様々な試みを経て円熟味を増した氏の作風が、本曲には遺憾なく盛り込まれている。すなわち、「Ouverture Historique No. 4」によって確立された重厚な音の積み重ねやリズムの面白さと、「まわき」によって試みられた物悲しく緩やかなメロディ主体の曲調が高い次元で有機的に結合された曲と言えよう。とりわけ第三楽章は、端的に氏の新しい作風を示すものである。
第3番までの「三楽章」は、古典的な交響曲同様、急-緩-急のオーソドックスな組み合わせであった。しかし、この第4 番では第三楽章がきわめて遅くかつ陰欝で、また第一楽章が緩急すべて折り混ぜた自己完結的な曲調になっており、曲全体の約半分を占めるという、きわめて特異な作りになっている。
また、マンドリン曲では珍しくシンセサイザー・バイオリンを加えることで、より多彩な表現をねらっているのも特徴であるが、名大の演奏会でシンセサイザーがまともに聞こえたためしがない。
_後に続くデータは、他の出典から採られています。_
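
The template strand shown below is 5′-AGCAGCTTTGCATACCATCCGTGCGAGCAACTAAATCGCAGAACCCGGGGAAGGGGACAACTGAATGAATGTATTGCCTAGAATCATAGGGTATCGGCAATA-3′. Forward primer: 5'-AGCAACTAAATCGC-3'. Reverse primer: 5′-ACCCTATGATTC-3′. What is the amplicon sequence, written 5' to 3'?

Forward primer AGCAACTAAATCGC is found on the top strand at positions 26–39.
The reverse primer's reverse complement is GAATCATAGGGT, which matches the template at positions 81–92.
The product is the template from position 26 through 92 (67 bp).

5'-AGCAACTAAATCGCAGAACCCGGGGAAGGGGACAACTGAATGAATGTATTGCCTAGAATCATAGGGT-3'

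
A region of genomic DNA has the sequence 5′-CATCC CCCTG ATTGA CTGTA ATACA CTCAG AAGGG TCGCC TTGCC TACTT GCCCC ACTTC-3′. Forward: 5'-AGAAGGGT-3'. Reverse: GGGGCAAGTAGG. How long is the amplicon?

27 bp

Scanning the template, AGAAGGGT occurs at positions 29–36; this primer anneals to the bottom strand there with its 3' end pointing downstream.
Taking the reverse complement of GGGGCAAGTAGG gives CCTACTTGCCCC, found at positions 44–55 on the template; the primer anneals here to the top strand with its 3' end pointing upstream.
Product length = (reverse-primer end) − (forward-primer start) + 1 = 55 − 29 + 1 = 27 bp.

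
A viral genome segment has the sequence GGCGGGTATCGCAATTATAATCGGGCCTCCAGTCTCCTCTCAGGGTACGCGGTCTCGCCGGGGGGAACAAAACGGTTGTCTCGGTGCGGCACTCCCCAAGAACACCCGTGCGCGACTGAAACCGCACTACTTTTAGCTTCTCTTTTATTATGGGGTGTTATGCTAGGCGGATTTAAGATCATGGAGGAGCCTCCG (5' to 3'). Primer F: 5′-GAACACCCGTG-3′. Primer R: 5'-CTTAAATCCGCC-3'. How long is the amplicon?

78 bp

Forward primer GAACACCCGTG is found on the top strand at positions 100–110.
The reverse primer's reverse complement is GGCGGATTTAAG, which matches the template at positions 166–177.
Product length = (reverse-primer end) − (forward-primer start) + 1 = 177 − 100 + 1 = 78 bp.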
氏によれば、バイオリン部分はビオラに弾かせたいそうである。しかし、音域が高くてビオラでは不可能であろう。
第一楽章
通常、数楽章にわたる曲では、1つの楽章はある程度統一的なテーマでくくることができる。しかし、この第一楽章を何か統一的なテーマで表すことは不可能と言えよう。喜怒哀楽などという単純な四字熟語では語り尽くせない、人間の持つすべての感情が、氏の筆のおもむくままに現われては消えて行くようである。
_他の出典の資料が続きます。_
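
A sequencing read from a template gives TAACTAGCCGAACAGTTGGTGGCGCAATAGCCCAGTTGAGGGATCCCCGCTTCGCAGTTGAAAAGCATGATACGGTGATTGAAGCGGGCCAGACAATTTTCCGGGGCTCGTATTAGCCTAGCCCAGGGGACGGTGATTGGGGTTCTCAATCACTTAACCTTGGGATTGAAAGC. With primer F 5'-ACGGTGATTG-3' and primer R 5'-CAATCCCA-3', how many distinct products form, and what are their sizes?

Two products: 97 bp, 39 bp

The forward primer ACGGTGATTG matches the top strand at positions 72–81, 130–139.
The reverse primer's reverse complement is TGGGATTG, matching at positions 161–168.
Each forward site pairs with the reverse site to give a product ending at position 168: sizes 97, 39 bp.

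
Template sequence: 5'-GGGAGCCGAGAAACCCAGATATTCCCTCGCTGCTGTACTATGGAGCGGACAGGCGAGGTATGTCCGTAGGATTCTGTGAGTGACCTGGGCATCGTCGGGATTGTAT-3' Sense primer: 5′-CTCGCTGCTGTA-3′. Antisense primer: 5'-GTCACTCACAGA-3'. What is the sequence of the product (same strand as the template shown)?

The forward primer matches the template at positions 26–37.
The reverse primer's reverse complement is TCTGTGAGTGAC, which matches the template at positions 73–84.
The product is the template from position 26 through 84 (59 bp).

5'-CTCGCTGCTGTACTATGGAGCGGACAGGCGAGGTATGTCCGTAGGATTCTGTGAGTGAC-3'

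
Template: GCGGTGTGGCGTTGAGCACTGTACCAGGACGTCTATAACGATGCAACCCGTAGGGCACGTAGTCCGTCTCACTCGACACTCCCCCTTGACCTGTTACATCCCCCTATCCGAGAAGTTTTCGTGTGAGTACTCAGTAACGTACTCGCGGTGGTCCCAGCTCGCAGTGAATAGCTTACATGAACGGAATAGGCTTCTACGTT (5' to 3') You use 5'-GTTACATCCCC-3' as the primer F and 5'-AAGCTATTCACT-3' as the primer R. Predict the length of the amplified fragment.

Forward primer GTTACATCCCC is found on the top strand at positions 93–103.
The reverse primer's reverse complement is AGTGAATAGCTT, which matches the template at positions 163–174.
Amplicon spans positions 93–174: 82 bp.

82 bp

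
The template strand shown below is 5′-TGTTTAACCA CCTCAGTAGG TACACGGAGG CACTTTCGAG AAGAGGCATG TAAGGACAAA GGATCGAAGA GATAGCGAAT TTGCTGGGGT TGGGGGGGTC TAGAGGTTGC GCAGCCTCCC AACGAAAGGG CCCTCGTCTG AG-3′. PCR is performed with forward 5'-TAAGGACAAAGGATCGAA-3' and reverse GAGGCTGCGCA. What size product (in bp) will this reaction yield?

The forward primer matches the template at positions 51–68.
Reverse complement of the reverse primer: TGCGCAGCCTC. This occurs on the top strand at positions 108–118.
The product runs from position 51 to position 118, so its length is 118 − 51 + 1 = 68 bp.

68 bp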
低音の荘厳な序奏から曲は始まる。前半部では、マンドリンオケの導入を受けて、バイオリンが悲しい旋律を奏でる。バイオリンはやがてマンドリンオケに呑み込まれ、ギターによる緩やかな経過部に入る。中間部のAllegro moderatoでは、この楽章を支配するリズムが提示された後、一旦落ち着いてから徐々に高まって行き、中間部を特徴付ける寂しげな主題につながって行く。
後半部のAllegroになるとテンポが上がりリズムもより強調され、曲はより力強くなる。そしてそのリズムの間に見え隠れしていた主題が高らかとffで奏され、曲は最高潮に達する。その後、一時の喧噪が嘘のように静まり返り、前半部で用いられた主題が再び奏されて、バイオリンが悲しげな旋律を歌って終わる。
第二楽章
重い苦しみ・悩みを背負って泥沼を歩く人、鞭で打たれて三途の川を行進させられる人を暗示するような、重苦しい機械的なリズムが、徹頭徹尾曲を支配する。このリズムの上を、このような人々をあざ笑うかのように、諧謔的な第一主題と陰欝な第二主題が入れ替わり奏される。
中間部のVivoの木魚の軽い響きが、心を一瞬なごませてくれるのが、せめてもの救いである。
第三楽章
この楽章は、氏の言葉を借りれば「死に切れないレクイエム」ということである。たしかに、どこかレクイエムに徹し切れず中途半端なところもある。しかし、それがかえって氏がこの曲に込めようとした人の死にざまに対する想像をかきたてるとも言えよう。
一瞬の静けさを破るようなギターのソロから始まり、主題が提示される。ローネとチェロのソロがそれに応えた後、 tuttiで主題が高らかに奏される。一旦やすらぎを迎えるが、徐々に曲が動きだし、天の声のようなバイオリンを迎える。そして、何かに追われるように曲は激しく速度を増し、頂点に達する。
ピンと張り詰めた緊張感の中、バイオリンがもう一度現われ去った後、一転して夢のように安らかな旋律が流れる。グロッケンが響いた後、一旦曲は動きを取り戻すがすぐに力尽き、バイオリンが天に昇っていく。これで死んでしまったのだろうか、まだ死にきれなかったのだろうか。